RNA-seq datasets from F. solaris cultured in f/2 media for 48, 96, and 144 h, which generated as part of our previous study [29], were used. The sequenced reads were mapped onto the reference genome using the TopHat software v2.0.14 [70], and reads per kilobase per million (RPKM) values were computed using the Genedata Expressionist software v9.1.1a (Genedata AG, Basel, Switzerland). Genes with RPKM > 1 were regarded as expressed genes [71].

Gene annotation

The genes involved in specific metabolic pathways were investigated and annotated in three steps. Firstly, protein BLAST against F. solaris protein coding amino acid sequences with corresponding amino acid sequences of P. tricornutum and T. pseudonana were performed. The query sequences were collected from the KEGG pathway. Hits with e-value < 10− 5 were then checked for sequence domain and motif content using Interproscan [72], to verify that they contained the relevant domains as the targeted protein. Finally, phylogenetic trees of the sequences with the relevant domains and the query were drawn by CLUSTALW with unweighted pair group method with arithmetic mean (UPGMA) [73]. The sequence was identified and annotated with the protein function if it located in the same cluster as the annotated query sequence. Gene ontologies (GO) were annotated by Blast2GO software [74]. tRNA genes were identified with softwares tRNAscan-SE [75] and ARAGORN [76].
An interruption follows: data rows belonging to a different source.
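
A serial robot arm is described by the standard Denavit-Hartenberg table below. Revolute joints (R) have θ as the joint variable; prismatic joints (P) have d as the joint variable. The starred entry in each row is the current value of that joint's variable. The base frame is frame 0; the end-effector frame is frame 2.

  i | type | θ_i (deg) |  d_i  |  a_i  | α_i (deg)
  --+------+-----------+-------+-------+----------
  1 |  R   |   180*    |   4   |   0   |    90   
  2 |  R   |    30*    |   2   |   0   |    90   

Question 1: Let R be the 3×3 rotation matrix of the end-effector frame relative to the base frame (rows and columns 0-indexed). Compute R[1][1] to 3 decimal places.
End-effector y-axis (col 1 of R) = (0.0000,1.0000,0.0000)
R[1][1] = 1.0000

1.000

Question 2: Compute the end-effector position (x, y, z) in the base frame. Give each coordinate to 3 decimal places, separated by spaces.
0.000 2.000 4.000

after link 1: o_1 = (0.0000, 0.0000, 4.0000)
after link 2: o_2 = (0.0000, 2.0000, 4.0000)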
Evaluation of bias within homoeologous gene expression

We defined genes with biased expression as either those homoeologous genes, with higher RPKM values two-fold or greater than the paired gene, as in previous studies [20], or those with no expression from one of the homoeologous genes. When assessing homoeolog expression bias in metabolic pathways and in order to compare only the functionally similar homoeologous gene pairs, homoeologous gene pairs that localised in different intracellular compartments were excluded. Pearson’s chi-square test or Fisher’s exact test were performed for each sample, depends on the sample size.

Promoter analysis

Sequences 500 bp upstream of the TSS of each gene were extracted from the genome and used as the promoter sequences. TSS of each annotated gene has been predicted by gene prediction software in previous study [29]. For motif analysis, tools of MEME Suite (v.4.12.0) were used with default settings [77]. Motif discovery was performed with Discriminative Regular Expression Motif Elicitation (DREME) with entire homoeologous gene promoters and extracted subgenome independent promoters. To evaluate the biased distribution, Analysis of Motif Enrichment (AME) was used. Functional annotation was performed with Motif Comparison Tool Tomtom against databases of transcription factor binding sites, JASPAR Core 2016 Plants [78] and Plant cistrome database [79].